Enterprises Support Thousands Of Obsolete Apps

Legacy applications are an increasing burden despite the latest modernisation options, says Capgemini

Businesses are supporting millions of obsolete applications that no longer deliver business value, according to a report to be issued 22 March.

Some global enterprises have as many as 10,000 applications in their IT estates and are missing out potential cost savings and efficiencies by not rationalising them, according to the first annual Applications Landscape report from Capgemini, published with HP, based on interviews with nearly 100 IT decision makers from Europe and the US.

Highlighting application bloat

While 85 percent of these IT decision makers said their application portfolios were in need of rationalisation, a further 60 percent admitted to currently supporting ‘more’ or ‘far more’ applications than are necessary to run their business.

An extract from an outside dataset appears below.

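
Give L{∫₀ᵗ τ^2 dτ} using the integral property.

L{∫₀ᵗ f(τ)dτ} = F(s)/s with f(t) = t^2. F(s) = 2/s^3, so L{∫₀ᵗ τ^2 dτ} = (2/s^3)/s = 2/s^4. (Check: ∫₀ᵗ τ^2 dτ = t^3/3.)

Final answer: 2/s^4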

“The financial crisis resulted in massive layoffs, where the IP [intellectual property] for managing old applications no longer exists inside these companies, and IT budgets have been slashed,” Murat Aksu, global head of HP software alliances at Capgemini told eWEEKEurope UK.

The report’s finding that 20 per cent of the average global company’s application estate is redundant, and 61 percent were keeping all data beyond its expiration date ‘just in case,’ is all the more critical when it is considered that estimated average data growth is 5 percent per month.

“The most successful companies look at their applications through an end-to-end lifecycle, from adoption to retirement,” he added. “They put modified functionality onto cheaper platforms and retire the app.”

But only 13 percent surveyed said their application development and maintenance teams were aligned. Nearly half (48 percent) said their teams were only in synch for 50 percent of the time or even less.

Cloud offers way forward

Many companies “err on the side of caution” by holding onto legacy apps and data longer than is necessary and, as such, see rationalisation as a daunting massive task as a result, said Aksu.

Last year, HP promised to help enterprises out of what it then called this “information gridlock,” claiming at the time that up to 80 percent of the IT budget was being used to support obsolete applications running on mainframes.

But Aksu today suggested companies could port applications or key functionality onto cheaper virtualised or cloud-based platforms, or archive their data and make it available through new reporting functions.

“Virtualisation – the enabling technology within cloud environments – is helping businesses kill two birds with one stone: enabling efficiencies and cutting costs as a more cost-effective platform, while helping to create new or modernised apps that deliver more value for the business,” he said.